I think this contemplative state is also brought on because my work world is changing. And not just my day-to-day world but that greater world of Virginia librarians. Where once I was one of the young things or one of the insignificant things at these gatherings - now I am one of the old guys and there are so few of us left that I hardly know anybody at the workshops and conventions. I haven't even anyone to room with and will sleep in luxurious splendor, alone in my hotel room this fall.
And this is not a bad thing - there is something rather delightful about having a hotel room all to myself. But there is no denying it is a different thing - a change - and it requires some thought and examination to decide where to put it in the grander scheme of the Life-0-TheQueen.

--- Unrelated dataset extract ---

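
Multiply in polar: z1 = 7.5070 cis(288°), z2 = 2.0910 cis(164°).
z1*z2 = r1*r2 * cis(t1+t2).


r = 7.5070 * 2.0910 = 15.6971
theta = 288° + 164° = 452° = 92° (mod 360)

15.6971 cis(92°)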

Ah well. I did not mean to wax melancholy with this talk of time's inexorable march into CHANGE. I'm not melancholy. Just thought-filled. It must be because I am going to a funeral today and bidding farewell to a particularly sweet Hoskins cousin - a married-here like myself - husband to perhaps the most beautiful, on both the inside and the outside, woman. Her kindness and sweetness and grace and beauty amazes me. I wonder if she ever looked in a mirror and asked that reflection who she thought she was. Ah well. Today is not the day to ask her - but there may come a time when it is.
I shall attempt to drag this blog post back to something less somber by leaving you with a hint of Things to Come. Tomorrow there will be pictures of a SURPRISE. And to close up the birthday thoughts - I did come up with a list of gifts for BD to give me - and they are all art gifts - to help me on my quest to become a good drawer. I am not quiet yet ready to confess that what I want to be is an artist - but I don't mind admitting - I want to be able to draw - and to draw well.